Tygarrup anepipe

Scientific classification
- Kingdom: Animalia
- Phylum: Arthropoda
- Subphylum: Myriapoda
- Class: Chilopoda
- Order: Geophilomorpha
- Family: Mecistocephalidae
- Genus: Tygarrup
- Species: T. anepipe
- Binomial name: Tygarrup anepipe Verhoeff, 1939

= Tygarrup anepipe =

- Genus: Tygarrup
- Species: anepipe
- Authority: Verhoeff, 1939

Species of centipede

Tygarrup anepipe is a species of soil centipede in the family Mecistocephalidae. This centipede is found in Mauritius in the Indian Ocean. This species features 45 pairs of legs and reaches only 20 mm in length. This centipede is among the smallest species in the genus Tygarrup.

== Discovery and distribution ==
This species was first described in 1939 by the German zoologist Karl W. Verhoeff. He based the original description of this species on specimens collected by the South African myriapodologist Reginald F. Lawrence between 1935 and 1939 on the island of Mauritius.
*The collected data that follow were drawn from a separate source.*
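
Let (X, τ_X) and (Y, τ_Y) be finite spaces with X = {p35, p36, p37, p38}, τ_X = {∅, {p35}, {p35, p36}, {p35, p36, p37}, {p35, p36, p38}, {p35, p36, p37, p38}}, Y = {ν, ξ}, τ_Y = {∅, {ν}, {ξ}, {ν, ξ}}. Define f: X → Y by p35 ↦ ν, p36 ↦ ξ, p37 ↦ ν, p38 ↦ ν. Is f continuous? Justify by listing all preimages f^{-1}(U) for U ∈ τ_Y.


f is NOT continuous.

Compute f^{-1}(U) for each U ∈ τ_Y:
  U = ∅: f^{-1}(U) = ∅ ∈ τ_X ✓.
  U = {ν}: f^{-1}(U) = {p35, p37, p38} ∉ τ_X ✗.
  U = {ξ}: f^{-1}(U) = {p36} ∉ τ_X ✗.
  U = {ν, ξ}: f^{-1}(U) = {p35, p36, p37, p38} ∈ τ_X ✓.
Found U = {ν} with f^{-1}(U) = {p35, p37, p38} not in τ_X. Therefore f is NOT continuous.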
One female syntype is deposited in the Natural History Museum in Vienna. This species is found only in Mauritius.

== Phylogeny ==
In 2003, a cladistic analysis of the family Mecistocephalidae based on morphology placed this species in a clade with another species in the same genus also found in the Indian Ocean, T. javanicus, and an undescribed species of Tygarrup found in the Andaman Islands in the Bay of Bengal. This study finds that these three similar species form a sister group for another species of Tygarrup found in the Himalayas, T. muminabadicus, which this analysis places on a more basal branch of a phylogenetic tree of the family Mecistocephalidae. This evidence suggests that T. anepipe and T. javanicus are close relatives. Indeed, specimens of T. anepipe and T. javanicus are so similar that some authorities have suggested that these centipedes may belong to the same species.

== Description ==
The species T. anepipe can reach 20 mm in length. The basal element of each of the ultimate legs features two large pores above the edges of the adjacent sternum with 12 to 14 smaller pores scattered to the side. This species exhibits many traits that characterize the genus Tygarrup. For example, like most species in this genus, T. anepipe features 45 leg pairs. Furthermore, the clypeus lacks an areolate stripe down the middle, the pleurites on the side of the head lack setae, and the coxosternite of the first maxillae is divided down the middle by a longitudinal suture, but the coxosternite of the second maxillae is undivided. Moreover, the furrow on the sternum of each of the leg-bearing segments is not forked, and the ultimate legs are as slender in males as in females.

This species shares a more extensive set of distinctive traits with the closely related species T. javanicus. For example, each of these species is small, reaching only 20 mm in length. Furthermore, in both species, the posterior margin of the dorsal plate on the head is straight rather than curved, the transverse suture on the head is uniformly curved, and the coxosternite of the first maxillae is more than twice as wide as long, with a width/length ratio falling in the range of 2.3 to 2.8.

These two species can be distinguished, however, based on other traits. For example, the third article of the forcipule features a tooth on the inner side in T. javanicus, but this tooth is virtually absent in T. anepipe. Furthermore, the lateral margins of the head converge strongly towards the rear in T. javanicus but converge only slightly in T. anepipe.